Elbette ki insanoğlunun iğrenç bilinç ve zihnine bakılırsa birlik olup gezegeni sahiplenmenin yerine, birbirini yiyip üzerinde yaşadığı bu yerküre parçayı da yoketmesi daha olası geliyor. Tarih boyunca insanlar arasında yaşanan gerginlik, çıkar çatışmalarının getirdiği dolmuşluk, şehir büyüklüğünde alanları, yüzyıllarca yok eden nükleer silah teknolojisiyle ve bağnaz politika anlayışıyla birleşince dünya yüzeyinde yaşanmayacak, tamamen radyo-aktif bir sahaya dönüşüyor. 

Nedenlerin unutulduğu, o kısa süren savaşı görenlerin artık ortalarda çok gezmediği bir uzamda buluyoruz kendimizi metro serisinde. Nükleer savaşın sonrasında bu sefer Rusya tarafını, Moskova metrosunu geziyoruz. Zorunlu olarak metroya inen insanoğlu, bu kocaman karınca labirentinde yıllar içinde tekrar yaşamaya başlamış, temel yaşam şartlarını sağladıktan sonra (doğal olarak) köylerini, kasabalarını, hatta kalelerini, paktlarını, kısacası sistemini kurmuş. Birlik beraberlik sağlanırken, çıkar ilişkileri, ticaret, taraflaşma ve kin tekrar insan doğasından çıkıp metroda yaşam bulmuş.


Bu devasa metroda iyilik ile kötülüğün, kapkaranlık bir ortamda, gökyüzünü unutmuş insanlar üzerinden mücadelesine tanık oluyoruz. İlk kitap olan Metro 2033'te Artyom'un metronun içinde, üzerinde ve derinliklerinde geçen harkulade heyecanlı macerasına eşlik ederken, Metro 2034'te Metronun tarihini yazmak isteyen Homer, belalı bir geçmişe sahip hanımkızımız Saşa ve birinci kitabın da sert ve gizemli karakteri Hunter'ın metronun yeni tehdidine karşı yola koyulmalarını izliyoruz. 


Metro serisi umudun tamamen tükendiği bir postapocalyptic bir uzamda, karanlık, açlık içinde, ot gibi yaşayan insanların içindeki umut kırıntılarını okuyucuya aktarırken, bilimkurgu ve fantastik öğelerle de mükemmel bir biçimde eğlendirmeyi başarıyor.
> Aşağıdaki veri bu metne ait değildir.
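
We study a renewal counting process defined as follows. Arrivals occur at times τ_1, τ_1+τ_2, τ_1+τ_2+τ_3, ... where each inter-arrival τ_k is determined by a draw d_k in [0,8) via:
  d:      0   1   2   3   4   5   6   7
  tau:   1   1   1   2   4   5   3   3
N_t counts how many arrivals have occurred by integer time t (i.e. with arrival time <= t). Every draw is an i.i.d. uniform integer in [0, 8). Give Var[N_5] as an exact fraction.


853466407/1073741824

Inter-arrival values over d=0..7: [1, 1, 1, 2, 4, 5, 3, 3]
Each d has probability 1/8, so the pmf of τ is: f(1) = 3/8, f(2) = 1/8, f(3) = 1/4, f(4) = 1/8, f(5) = 1/8
Let p_n(j) = P(N_n = j), with p_0 = [1]. Condition on τ_1: p_n(0) = P(τ > n), and for j >= 1, p_n(j) = Σ_{k<=n} f(k)·p_{n−k}(j−1)
p_1 = [5/8, 3/8]  (j = 0..1)
p_2 = [1/2, 23/64, 9/64]  (j = 0..2)
p_3 = [1/4, 33/64, 93/512, 27/512]  (j = 0..3)
p_4 = [1/8, 7/16, 85/256, 351/4096, 81/4096]  (j = 0..4)
p_5 = [0, 13/32, 187/512, 747/4096, 1269/32768, 243/32768]  (j = 0..5)
E[N_5] = Σ j·p_5(j) = 61467/32768;  E[N_5²] = Σ j²·p_5(j) = 141347/32768
Var[N_5] = 141347/32768 − (61467/32768)² = 853466407/1073741824


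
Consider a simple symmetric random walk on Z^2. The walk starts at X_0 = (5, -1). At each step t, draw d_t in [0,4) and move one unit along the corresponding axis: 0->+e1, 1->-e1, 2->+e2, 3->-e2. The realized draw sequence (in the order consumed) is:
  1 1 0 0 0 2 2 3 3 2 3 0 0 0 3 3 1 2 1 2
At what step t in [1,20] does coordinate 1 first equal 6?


5

t=0: X=(5, -1), d=1 → -e1, X_1=(4, -1)
t=1: X=(4, -1), d=1 → -e1, X_2=(3, -1)
t=2: X=(3, -1), d=0 → +e1, X_3=(4, -1)
t=3: X=(4, -1), d=0 → +e1, X_4=(5, -1)
t=4: X=(5, -1), d=0 → +e1, X_5=(6, -1)
t=5: X=(6, -1), d=2 → +e2, X_6=(6, 0)
t=6: X=(6, 0), d=2 → +e2, X_7=(6, 1)
t=7: X=(6, 1), d=3 → -e2, X_8=(6, 0)
t=8: X=(6, 0), d=3 → -e2, X_9=(6, -1)
t=9: X=(6, -1), d=2 → +e2, X_10=(6, 0)
t=10: X=(6, 0), d=3 → -e2, X_11=(6, -1)
t=11: X=(6, -1), d=0 → +e1, X_12=(7, -1)
t=12: X=(7, -1), d=0 → +e1, X_13=(8, -1)
t=13: X=(8, -1), d=0 → +e1, X_14=(9, -1)
t=14: X=(9, -1), d=3 → -e2, X_15=(9, -2)
t=15: X=(9, -2), d=3 → -e2, X_16=(9, -3)
t=16: X=(9, -3), d=1 → -e1, X_17=(8, -3)
t=17: X=(8, -3), d=2 → +e2, X_18=(8, -2)
t=18: X=(8, -2), d=1 → -e1, X_19=(7, -2)
t=19: X=(7, -2), d=2 → +e2, X_20=(7, -1)


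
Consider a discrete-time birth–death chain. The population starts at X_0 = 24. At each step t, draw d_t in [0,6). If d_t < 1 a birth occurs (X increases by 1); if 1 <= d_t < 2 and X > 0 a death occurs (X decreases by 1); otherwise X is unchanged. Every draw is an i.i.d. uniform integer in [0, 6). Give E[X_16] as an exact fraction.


X can drop by at most 1 per step and X_0 = 24 > T = 16, so X_t >= 24 − t >= 8 > 0 for every t <= 16: the floor at 0 (the 'and X > 0' condition) never binds. Hence X_16 = X_0 + Σ_{t<16} Y_t with i.i.d. increments Y_t = y(d_t) ∈ {+1, −1, 0}.
Outcome values over d=0..5: [1, -1, 0, 0, 0, 0]
Σy = 0, Σy² = 2, M = 6
μ = 0/6 = 0,  σ² = 2/6 − (0)² = 1/3
E[X_16] = 24 + 16·(0) = 24

24


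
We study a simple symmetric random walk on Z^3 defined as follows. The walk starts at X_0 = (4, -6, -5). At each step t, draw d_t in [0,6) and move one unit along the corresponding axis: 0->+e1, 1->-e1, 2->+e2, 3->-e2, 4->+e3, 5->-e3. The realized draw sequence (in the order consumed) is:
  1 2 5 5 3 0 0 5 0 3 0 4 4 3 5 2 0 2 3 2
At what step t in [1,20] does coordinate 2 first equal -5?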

Nükleer savaş sonrası sığınak yaşamının gerçekçi bir deneyi üzerinden işlenen insan doğası ile birlikte insan ilişkileri, gruplaşma, korku, baskıcı rejim, duygu, umutsuzluk, sevgi ve nefret gibi konular satır aralarında örneklerle nezih bir şekilde inceleniyor.

Bilimkurgunun postapocalypse'e döndüğü dönemeci es geçmeyenler için Metro serisi, özellikle 2033, bence popüler romanlar arasında en iyi örneği. 

Son olarak ekleme, kitaptan hoşlananlar için 2033'ün aynı isimli bir FPS vidyo oyunu mevcut. Artyom'u kontrol ettiğimiz Metro 2033 başarılı bir oyun, ki Metro: Last Light adlı devam oyunu da kısa zaman sonra geliyor.